Whobetta said:Hehe thats why i bought a Radeon 9000 Pro for a budget card much better than Gf4mx series and has pixel/vertex shader support. I think its a good idea anyways cause most of the new cards will have ps/vs support now.
Smiff said:yeah but they are v1.4 shaders (dx8.1), not 2.0 (dx9).. this may or may not matter.. at least nVidia's new low end cards support dx9.. whatever you do with graphics cards you feel like an idiot in a month, don't worry
I voted No cos i think too many "i'm leet, i have pixel shaders!" people are voting.

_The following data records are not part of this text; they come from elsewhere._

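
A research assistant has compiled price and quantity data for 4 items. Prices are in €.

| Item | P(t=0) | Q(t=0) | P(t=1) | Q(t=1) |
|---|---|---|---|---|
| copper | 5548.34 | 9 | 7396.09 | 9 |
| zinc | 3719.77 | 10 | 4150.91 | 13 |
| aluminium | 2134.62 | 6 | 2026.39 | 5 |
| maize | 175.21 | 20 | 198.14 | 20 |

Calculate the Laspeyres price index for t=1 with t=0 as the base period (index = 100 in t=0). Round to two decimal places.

120.06

Laspeyres price index uses base-period quantities as weights.
ΣP(t=1)·Q(t=0) = 7396.09×9 + 4150.91×10 + 2026.39×6 + 198.14×20 = 66564.81 + 41509.1 + 12158.34 + 3962.8 = 124195.05
ΣP(t=0)·Q(t=0) = 5548.34×9 + 3719.77×10 + 2134.62×6 + 175.21×20 = 49935.06 + 37197.7 + 12807.72 + 3504.2 = 103444.68
Index = 124195.05 / 103444.68 × 100 = 120.0594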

NeTo said:I have been read the article here, but i got confused. From the article:
"Pixel Shaders enable programmers to add a variety of shading effects right at the pixel level. Per-pixel lighting, reflections and bump mapping are some of the popular effects made possible by pixel shaders. If this feature sounds familiar to current NVIDIA fans, it is because the GeForce2 included this functionality, through the NVIDIA Shading Rasterizer (NSR)."

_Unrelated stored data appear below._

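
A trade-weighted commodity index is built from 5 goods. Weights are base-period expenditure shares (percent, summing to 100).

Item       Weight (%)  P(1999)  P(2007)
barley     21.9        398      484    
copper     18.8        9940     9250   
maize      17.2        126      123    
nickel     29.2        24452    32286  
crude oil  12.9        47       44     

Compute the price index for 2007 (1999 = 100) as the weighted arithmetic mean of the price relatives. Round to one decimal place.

111.5

barley: 21.9 × (484/398) = 21.9 × 1.216080 = 26.6322
copper: 18.8 × (9250/9940) = 18.8 × 0.930584 = 17.4950
maize: 17.2 × (123/126) = 17.2 × 0.976190 = 16.7905
nickel: 29.2 × (32286/24452) = 29.2 × 1.320383 = 38.5552
crude oil: 12.9 × (44/47) = 12.9 × 0.936170 = 12.0766
Index = Σ wᵢ·(p₁ᵢ/p₀ᵢ) = 26.6322 + 17.4950 + 16.7905 + 38.5552 + 12.0766 = 111.5494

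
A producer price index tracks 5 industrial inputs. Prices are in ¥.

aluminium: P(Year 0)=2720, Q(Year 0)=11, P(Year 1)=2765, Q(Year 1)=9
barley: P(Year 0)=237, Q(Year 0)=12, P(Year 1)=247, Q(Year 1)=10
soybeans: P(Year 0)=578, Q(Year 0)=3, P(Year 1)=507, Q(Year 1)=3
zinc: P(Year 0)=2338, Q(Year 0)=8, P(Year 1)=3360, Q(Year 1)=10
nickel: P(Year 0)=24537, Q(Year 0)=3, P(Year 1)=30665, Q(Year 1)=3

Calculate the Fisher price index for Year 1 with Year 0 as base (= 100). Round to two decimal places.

Laspeyres component (base-period weights):
ΣP(Year 1)Q(Year 0) = 2765×11 + 247×12 + 507×3 + 3360×8 + 30665×3 = 30415 + 2964 + 1521 + 26880 + 91995 = 153775
ΣP(Year 0)Q(Year 0) = 2720×11 + 237×12 + 578×3 + 2338×8 + 24537×3 = 29920 + 2844 + 1734 + 18704 + 73611 = 126813
L = 153775 / 126813 × 100 = 121.2612
Paasche component (current-period weights):
ΣP(Year 1)Q(Year 1) = 2765×9 + 247×10 + 507×3 + 3360×10 + 30665×3 = 24885 + 2470 + 1521 + 33600 + 91995 = 154471
ΣP(Year 0)Q(Year 1) = 2720×9 + 237×10 + 578×3 + 2338×10 + 24537×3 = 24480 + 2370 + 1734 + 23380 + 73611 = 125575
P = 154471 / 125575 × 100 = 123.0109
Fisher = √(L × P) = √(121.2612 × 123.0109) = 122.1330

122.13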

Orkin said:The advantage of pixel shaders would be that you could make a single combiner that works with all the new video cards, instead of writing several for different feature sets (like I am now).
Orkin
from the article linked above
The developers of the legendary Half-Life game said that drivers are not likely to solve the problem, however, it still can be solved for graphics cards based on VPUs from ATI Technologies, such as RADEON 9500-, 9600-, 9700- and 9800-series. As for NVIDIA GeForce and GeForce FX-series, there are practically no chances to find a workaround, according to Valve.